左派エス・エルはブレスト・リトフスク条約に反対して連立政権を離脱し、まもなく開始された農村からの穀物徴発をめぐって共産党と武力対決するにいたった。イギリス、フランス、アメリカ、日本による国際干渉軍と、デニキン、コルチャーク、ウランゲリ将軍たちが指揮する白衛軍の軍事行動がロシア全土で展開された。ソビエト政権はこれらすべての反対派を粉砕するために、チェーカー(のちのKGB)による「赤色テロル」をおこない、またトロツキーを最高司令官とする赤軍が創設されて3年間の国内戦をたたかった。

きびしい国内戦をたたかいぬくためにソビエト政権は農村からの苛酷(かこく)な穀物徴発を断行し、工場でも労働者自身による生産統制の理想を裏切るかのように厳格な労働規律が労働者に課せられた。こうした厳格な政策は戦時共産主義とよばれる。

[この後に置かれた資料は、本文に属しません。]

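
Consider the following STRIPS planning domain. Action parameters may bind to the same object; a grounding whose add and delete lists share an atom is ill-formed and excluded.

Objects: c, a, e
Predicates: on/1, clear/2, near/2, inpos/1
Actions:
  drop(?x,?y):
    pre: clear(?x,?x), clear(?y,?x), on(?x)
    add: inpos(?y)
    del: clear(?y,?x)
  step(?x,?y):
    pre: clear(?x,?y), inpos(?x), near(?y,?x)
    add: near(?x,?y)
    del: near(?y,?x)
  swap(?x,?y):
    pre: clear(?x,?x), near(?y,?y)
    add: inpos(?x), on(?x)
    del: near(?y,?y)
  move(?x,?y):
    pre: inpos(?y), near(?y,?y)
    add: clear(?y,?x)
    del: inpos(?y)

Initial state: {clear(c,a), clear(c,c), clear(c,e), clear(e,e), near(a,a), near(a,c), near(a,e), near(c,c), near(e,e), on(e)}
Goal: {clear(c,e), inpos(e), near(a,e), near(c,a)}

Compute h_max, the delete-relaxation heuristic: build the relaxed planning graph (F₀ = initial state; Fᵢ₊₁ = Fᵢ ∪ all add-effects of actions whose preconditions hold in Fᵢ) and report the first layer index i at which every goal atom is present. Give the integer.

F0 = init (10 atoms)
F1 = F0 ∪ {inpos(c), inpos(e), on(c)}  (13 atoms)
F2 = F1 ∪ {clear(e,a), clear(e,c), near(c,a)}  (16 atoms)
goal ⊆ F2  ⇒  h_max = 2

2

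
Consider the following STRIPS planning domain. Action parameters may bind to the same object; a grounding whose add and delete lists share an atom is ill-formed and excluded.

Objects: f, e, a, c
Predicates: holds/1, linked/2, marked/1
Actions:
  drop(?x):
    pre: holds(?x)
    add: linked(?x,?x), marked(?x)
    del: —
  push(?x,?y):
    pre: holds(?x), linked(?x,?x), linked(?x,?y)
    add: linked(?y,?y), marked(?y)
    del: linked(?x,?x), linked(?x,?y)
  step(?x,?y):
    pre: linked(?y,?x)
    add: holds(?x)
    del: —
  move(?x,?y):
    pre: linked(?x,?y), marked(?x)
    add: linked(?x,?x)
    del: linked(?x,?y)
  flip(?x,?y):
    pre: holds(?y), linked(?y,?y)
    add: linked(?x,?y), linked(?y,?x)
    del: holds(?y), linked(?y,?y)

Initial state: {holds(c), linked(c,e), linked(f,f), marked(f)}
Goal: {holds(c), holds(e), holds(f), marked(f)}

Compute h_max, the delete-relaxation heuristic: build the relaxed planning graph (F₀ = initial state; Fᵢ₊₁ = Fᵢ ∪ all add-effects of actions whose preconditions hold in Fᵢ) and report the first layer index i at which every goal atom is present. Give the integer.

F0 = init (4 atoms)
F1 = F0 ∪ {holds(e), holds(f), linked(c,c), marked(c)}  (8 atoms)
goal ⊆ F1  ⇒  h_max = 1

1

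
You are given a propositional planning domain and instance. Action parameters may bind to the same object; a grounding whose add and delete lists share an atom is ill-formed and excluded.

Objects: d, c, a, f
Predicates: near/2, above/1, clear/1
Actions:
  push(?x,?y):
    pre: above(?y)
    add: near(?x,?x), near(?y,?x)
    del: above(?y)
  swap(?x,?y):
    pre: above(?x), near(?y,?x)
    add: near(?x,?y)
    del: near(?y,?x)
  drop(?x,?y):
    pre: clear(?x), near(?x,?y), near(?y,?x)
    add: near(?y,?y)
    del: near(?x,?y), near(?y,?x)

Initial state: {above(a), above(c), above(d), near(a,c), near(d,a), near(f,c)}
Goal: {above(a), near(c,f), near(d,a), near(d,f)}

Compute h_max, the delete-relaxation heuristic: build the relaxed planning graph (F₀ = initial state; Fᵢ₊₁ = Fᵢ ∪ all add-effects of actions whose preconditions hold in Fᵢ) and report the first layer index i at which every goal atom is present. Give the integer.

1

F0 = init (6 atoms)
F1 = F0 ∪ {near(a,a), near(a,d), near(a,f), near(c,a), near(c,c), near(c,d), near(c,f), near(d,c), near(d,d), near(d,f), near(f,f)}  (17 atoms)
goal ⊆ F1  ⇒  h_max = 1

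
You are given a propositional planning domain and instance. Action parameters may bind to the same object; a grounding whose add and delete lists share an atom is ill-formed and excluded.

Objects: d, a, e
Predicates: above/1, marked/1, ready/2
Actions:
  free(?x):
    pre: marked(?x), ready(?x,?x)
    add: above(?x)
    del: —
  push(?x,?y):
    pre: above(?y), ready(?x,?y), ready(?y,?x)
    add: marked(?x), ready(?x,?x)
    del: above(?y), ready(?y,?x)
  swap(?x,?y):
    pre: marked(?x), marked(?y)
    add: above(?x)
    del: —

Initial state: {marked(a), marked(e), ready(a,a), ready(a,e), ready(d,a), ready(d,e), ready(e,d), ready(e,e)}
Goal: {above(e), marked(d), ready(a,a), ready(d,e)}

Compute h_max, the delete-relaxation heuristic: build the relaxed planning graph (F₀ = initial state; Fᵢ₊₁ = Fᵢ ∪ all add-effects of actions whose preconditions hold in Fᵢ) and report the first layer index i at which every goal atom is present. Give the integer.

2

F0 = init (8 atoms)
F1 = F0 ∪ {above(a), above(e)}  (10 atoms)
F2 = F1 ∪ {marked(d), ready(d,d)}  (12 atoms)
goal ⊆ F2  ⇒  h_max = 2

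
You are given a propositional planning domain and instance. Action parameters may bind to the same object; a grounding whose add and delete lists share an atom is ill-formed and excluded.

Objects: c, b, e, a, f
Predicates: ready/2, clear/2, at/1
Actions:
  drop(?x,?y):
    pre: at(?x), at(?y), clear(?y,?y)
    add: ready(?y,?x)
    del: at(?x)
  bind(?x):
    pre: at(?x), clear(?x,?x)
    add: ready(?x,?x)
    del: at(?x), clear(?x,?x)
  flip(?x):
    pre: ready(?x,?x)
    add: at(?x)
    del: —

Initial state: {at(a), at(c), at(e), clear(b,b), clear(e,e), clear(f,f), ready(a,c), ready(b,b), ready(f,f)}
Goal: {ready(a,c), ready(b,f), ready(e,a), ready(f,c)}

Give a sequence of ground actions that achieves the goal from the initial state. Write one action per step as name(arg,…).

drop(a,e); flip(b); flip(f); drop(c,f); drop(f,b)

1. drop(a,e)  →  {at(c), at(e), clear(b,b), clear(e,e), clear(f,f), ready(a,c), ready(b,b), ready(e,a), ready(f,f)}
2. flip(b)  →  {at(b), at(c), at(e), clear(b,b), clear(e,e), clear(f,f), ready(a,c), ready(b,b), ready(e,a), ready(f,f)}
3. flip(f)  →  {at(b), at(c), at(e), at(f), clear(b,b), clear(e,e), clear(f,f), ready(a,c), ready(b,b), ready(e,a), ready(f,f)}
4. drop(c,f)  →  {at(b), at(e), at(f), clear(b,b), clear(e,e), clear(f,f), ready(a,c), ready(b,b), ready(e,a), ready(f,c), ready(f,f)}
5. drop(f,b)  →  {at(b), at(e), clear(b,b), clear(e,e), clear(f,f), ready(a,c), ready(b,b), ready(b,f), ready(e,a), ready(f,c), ready(f,f)}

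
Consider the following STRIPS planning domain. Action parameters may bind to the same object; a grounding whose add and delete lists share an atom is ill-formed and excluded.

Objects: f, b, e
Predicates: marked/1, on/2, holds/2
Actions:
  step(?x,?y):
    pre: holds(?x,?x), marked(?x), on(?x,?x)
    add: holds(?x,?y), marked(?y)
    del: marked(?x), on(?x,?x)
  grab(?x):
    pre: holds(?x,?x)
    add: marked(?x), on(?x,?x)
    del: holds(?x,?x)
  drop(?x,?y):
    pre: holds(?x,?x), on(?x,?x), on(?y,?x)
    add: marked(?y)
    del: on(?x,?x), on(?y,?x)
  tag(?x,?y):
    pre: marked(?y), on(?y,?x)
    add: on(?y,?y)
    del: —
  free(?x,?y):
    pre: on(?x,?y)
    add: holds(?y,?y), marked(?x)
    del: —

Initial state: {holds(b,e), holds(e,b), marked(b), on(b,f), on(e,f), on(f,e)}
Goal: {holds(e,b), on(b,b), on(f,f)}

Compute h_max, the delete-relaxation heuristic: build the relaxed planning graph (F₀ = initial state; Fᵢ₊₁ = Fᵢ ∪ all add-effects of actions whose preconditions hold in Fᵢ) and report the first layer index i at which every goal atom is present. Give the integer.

2

F0 = init (6 atoms)
F1 = F0 ∪ {holds(e,e), holds(f,f), marked(e), marked(f), on(b,b)}  (11 atoms)
F2 = F1 ∪ {holds(b,b), on(e,e), on(f,f)}  (14 atoms)
goal ⊆ F2  ⇒  h_max = 2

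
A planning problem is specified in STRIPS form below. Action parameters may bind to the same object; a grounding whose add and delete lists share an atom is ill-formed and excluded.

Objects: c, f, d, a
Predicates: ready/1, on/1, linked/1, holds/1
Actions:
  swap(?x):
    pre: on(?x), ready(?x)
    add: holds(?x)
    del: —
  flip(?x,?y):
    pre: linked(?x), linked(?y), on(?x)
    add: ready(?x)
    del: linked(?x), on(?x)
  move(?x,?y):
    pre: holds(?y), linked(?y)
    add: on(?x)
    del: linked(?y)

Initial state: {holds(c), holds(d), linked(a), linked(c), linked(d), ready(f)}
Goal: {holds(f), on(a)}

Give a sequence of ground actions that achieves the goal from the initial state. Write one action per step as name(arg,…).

1. move(f,c)  →  {holds(c), holds(d), linked(a), linked(d), on(f), ready(f)}
2. swap(f)  →  {holds(c), holds(d), holds(f), linked(a), linked(d), on(f), ready(f)}
3. move(a,d)  →  {holds(c), holds(d), holds(f), linked(a), on(a), on(f), ready(f)}

move(f,c); swap(f); move(a,d)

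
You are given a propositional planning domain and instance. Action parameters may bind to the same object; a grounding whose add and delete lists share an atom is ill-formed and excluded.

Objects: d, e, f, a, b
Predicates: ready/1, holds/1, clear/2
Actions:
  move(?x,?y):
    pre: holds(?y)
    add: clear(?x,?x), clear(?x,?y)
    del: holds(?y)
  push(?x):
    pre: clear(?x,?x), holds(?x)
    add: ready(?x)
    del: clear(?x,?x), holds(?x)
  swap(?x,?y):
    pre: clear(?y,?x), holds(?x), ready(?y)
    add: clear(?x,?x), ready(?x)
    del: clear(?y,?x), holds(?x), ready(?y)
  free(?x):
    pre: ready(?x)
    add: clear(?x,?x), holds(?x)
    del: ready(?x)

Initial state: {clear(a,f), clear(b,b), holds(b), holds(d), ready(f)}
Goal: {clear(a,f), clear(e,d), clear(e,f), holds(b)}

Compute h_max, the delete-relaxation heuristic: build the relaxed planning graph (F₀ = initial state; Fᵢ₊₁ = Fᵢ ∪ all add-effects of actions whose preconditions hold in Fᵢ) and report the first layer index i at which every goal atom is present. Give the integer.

2

F0 = init (5 atoms)
F1 = F0 ∪ {clear(a,a), clear(a,b), clear(a,d), clear(b,d), clear(d,b), clear(d,d), clear(e,b), clear(e,d), clear(e,e), clear(f,b), clear(f,d), clear(f,f), holds(f), ready(b)}  (19 atoms)
F2 = F1 ∪ {clear(b,f), clear(d,f), clear(e,f), ready(d)}  (23 atoms)
goal ⊆ F2  ⇒  h_max = 2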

この間、レーニンとロシア共産党は国を厳格に統制した。労働者のストライキ、穀物徴発に抵抗する農民の反乱、アナーキスト(アナーキズム)のマフノに指導された農民の反乱(マフノ運動)、ウクライナその他の分離独立運動、クロンシタット反乱とよばれた水兵の反乱などが粉砕された。

1921年3月、国内戦にようやく勝利した共産党は第10回党大会をひらき、それまでの厳格な戦時共産主義の政策をあらためて新経済政策(ネップ)を開始し、第1次世界大戦や革命の混乱で疲弊した国の立て直しに着手した。